콘텐츠로 이동

GSL.view

GSL.view: Views

These types allow the user to distinguish between owning and non-owning pointers and between pointers to a single object and pointers to the first element of a sequence.

These "views" are never owners.

References are never owners (see R.4). Note: References have many opportunities to outlive the objects they refer to (returning a local variable by reference, holding a reference to an element of a vector and doing push_back, binding to std::max(x, y + 1), etc). The Lifetime safety profile aims to address those things, but even so owner<T&> does not make sense and is discouraged.

The names are mostly ISO standard-library style (lower case and underscore):

  • T* // The T* is not an owner, might be null; assumed to be pointing to a single element.
  • T& // The T& is not an owner and can never be a "null reference"; references are always bound to objects.

The "raw-pointer" notation (e.g. int*) is assumed to have its most common meaning; that is, a pointer points to an object, but does not own it. Owners should be converted to resource handles (e.g., unique_ptr or vector<T>) or marked owner<T*>.

  • owner<T*> // a T* that owns the object pointed/referred to; might be nullptr.

owner is used to mark owning pointers in code that cannot be upgraded to use proper resource handles. Reasons for that include:

  • Cost of conversion.
  • The pointer is used with an ABI.
  • The pointer is part of the implementation of a resource handle.

An owner<T> differs from a resource handle for a T by still requiring an explicit delete.

An owner<T> is assumed to refer to an object on the free store (heap).

If something is not supposed to be nullptr, say so:

  • not_null<T> // T is usually a pointer type (e.g., not_null<int*> and not_null<owner<Foo*>>) that must not be nullptr. T can be any type for which ==nullptr is meaningful.

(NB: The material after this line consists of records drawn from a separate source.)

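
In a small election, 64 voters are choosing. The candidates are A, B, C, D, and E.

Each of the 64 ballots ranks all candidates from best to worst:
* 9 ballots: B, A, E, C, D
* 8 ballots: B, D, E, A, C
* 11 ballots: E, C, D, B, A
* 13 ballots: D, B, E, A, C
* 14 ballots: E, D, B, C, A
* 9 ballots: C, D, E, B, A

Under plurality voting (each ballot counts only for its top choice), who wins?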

  • span<T> // [p:p+n), constructor from {p, q} and {p, n}; T is the pointer type

  • span_p<T> // {p, predicate} [p:q) where q is the first element for which predicate(*p) is true

A span<T> refers to zero or more mutable Ts unless T is a const type. All accesses to elements of the span, notably via operator[], are guaranteed to be bounds-checked by default.

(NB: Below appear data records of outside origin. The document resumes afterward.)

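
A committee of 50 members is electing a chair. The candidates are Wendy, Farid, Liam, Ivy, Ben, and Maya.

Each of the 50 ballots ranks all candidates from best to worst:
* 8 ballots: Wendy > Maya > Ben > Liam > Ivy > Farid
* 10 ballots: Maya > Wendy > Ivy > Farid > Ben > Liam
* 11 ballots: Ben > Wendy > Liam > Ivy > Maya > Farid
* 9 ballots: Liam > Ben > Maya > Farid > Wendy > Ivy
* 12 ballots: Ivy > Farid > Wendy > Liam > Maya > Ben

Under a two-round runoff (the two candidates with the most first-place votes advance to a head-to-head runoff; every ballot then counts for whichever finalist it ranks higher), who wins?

Round 1 first-place votes: Wendy 8, Farid 0, Liam 9, Ivy 12, Ben 11, Maya 10. Ivy and Ben advance.
Runoff: Ivy is ranked above Ben on 22 ballots, Ben above Ivy on 28.

Ben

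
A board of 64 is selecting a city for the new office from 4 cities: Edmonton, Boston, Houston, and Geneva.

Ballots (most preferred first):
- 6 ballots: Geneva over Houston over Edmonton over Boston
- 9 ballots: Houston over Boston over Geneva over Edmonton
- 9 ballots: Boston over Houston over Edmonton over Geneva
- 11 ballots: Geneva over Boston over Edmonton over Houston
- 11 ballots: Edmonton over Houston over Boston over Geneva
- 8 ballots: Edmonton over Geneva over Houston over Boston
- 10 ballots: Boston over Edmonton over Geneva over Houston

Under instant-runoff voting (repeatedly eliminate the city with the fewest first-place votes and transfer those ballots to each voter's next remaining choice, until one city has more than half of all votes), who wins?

Round 1: Edmonton 19, Boston 19, Houston 9, Geneva 17. Houston eliminated.
Round 2: Edmonton 19, Boston 28, Geneva 17. Geneva eliminated.
Round 3: Edmonton 25, Boston 39. Boston has a majority (≥33).

Boston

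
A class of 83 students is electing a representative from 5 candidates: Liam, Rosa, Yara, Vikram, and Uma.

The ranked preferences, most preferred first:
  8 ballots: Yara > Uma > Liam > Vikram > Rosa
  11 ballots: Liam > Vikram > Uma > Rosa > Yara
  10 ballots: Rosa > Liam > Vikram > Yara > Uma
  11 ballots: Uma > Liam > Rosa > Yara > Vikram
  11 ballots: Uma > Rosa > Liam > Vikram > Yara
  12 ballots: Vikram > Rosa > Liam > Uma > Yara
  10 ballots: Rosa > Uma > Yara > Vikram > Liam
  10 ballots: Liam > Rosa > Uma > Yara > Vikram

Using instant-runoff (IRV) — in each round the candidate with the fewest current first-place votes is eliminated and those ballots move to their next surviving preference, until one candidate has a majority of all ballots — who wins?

Rosa

Round 1: Liam 21, Rosa 20, Yara 8, Vikram 12, Uma 22. Yara eliminated.
Round 2: Liam 21, Rosa 20, Vikram 12, Uma 30. Vikram eliminated.
Round 3: Liam 21, Rosa 32, Uma 30. Liam eliminated.
Round 4: Rosa 42, Uma 41. Rosa has a majority (≥42).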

Note: GSL's span (initially called array_view) was proposed for inclusion in the C++ standard library, and was adopted (with changes to its name and interface) except only that std::span does not provide for guaranteed bounds checking. Therefore GSL changed span's name and interface to track std::span and should be exactly the same as std::span, and the only difference should be that GSL span is fully bounds-safe by default. If bounds-safety might affect its interface, then those change proposals should be brought back via the ISO C++ committee to keep gsl::span interface-compatible with std::span. If a future evolution of std::span adds bounds checking, gsl::span can be removed.

"Pointer arithmetic" is best done within spans. A char* that points to more than one char but is not a C-style string (e.g., a pointer into an input buffer) should be represented by a span.

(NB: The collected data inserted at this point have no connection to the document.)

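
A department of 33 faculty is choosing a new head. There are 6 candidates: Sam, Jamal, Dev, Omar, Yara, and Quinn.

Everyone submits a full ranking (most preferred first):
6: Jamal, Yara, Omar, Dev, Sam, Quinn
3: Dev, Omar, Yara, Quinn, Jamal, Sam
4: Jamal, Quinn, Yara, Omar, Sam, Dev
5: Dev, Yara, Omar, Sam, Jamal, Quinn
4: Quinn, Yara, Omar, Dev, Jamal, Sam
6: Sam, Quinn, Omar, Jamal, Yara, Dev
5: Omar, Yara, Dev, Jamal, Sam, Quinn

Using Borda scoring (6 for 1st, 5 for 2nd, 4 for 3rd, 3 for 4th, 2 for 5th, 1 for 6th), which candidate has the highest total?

Omar

Sam: 6×2 + 3×1 + 4×2 + 5×3 + 4×1 + 6×6 + 5×2 = 88
Jamal: 6×6 + 3×2 + 4×6 + 5×2 + 4×2 + 6×3 + 5×3 = 117
Dev: 6×3 + 3×6 + 4×1 + 5×6 + 4×3 + 6×1 + 5×4 = 108
Omar: 6×4 + 3×5 + 4×3 + 5×4 + 4×4 + 6×4 + 5×6 = 141
Yara: 6×5 + 3×4 + 4×4 + 5×5 + 4×5 + 6×2 + 5×5 = 140
Quinn: 6×1 + 3×3 + 4×5 + 5×1 + 4×6 + 6×5 + 5×1 = 99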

  • zstring // a char* supposed to be a C-style string; that is, a zero-terminated sequence of char or nullptr
  • czstring // a const char* supposed to be a C-style string; that is, a zero-terminated sequence of const char or nullptr

Logically, those last two aliases are not needed, but we are not always logical, and they make the distinction between a pointer to one char and a pointer to a C-style string explicit. A sequence of characters that is not assumed to be zero-terminated should be a span<char>, or if that is impossible because of ABI issues a char*, rather than a zstring.

Use not_null<zstring> for C-style strings that cannot be nullptr. ??? Do we need a name for not_null<zstring>? or is its ugliness a feature?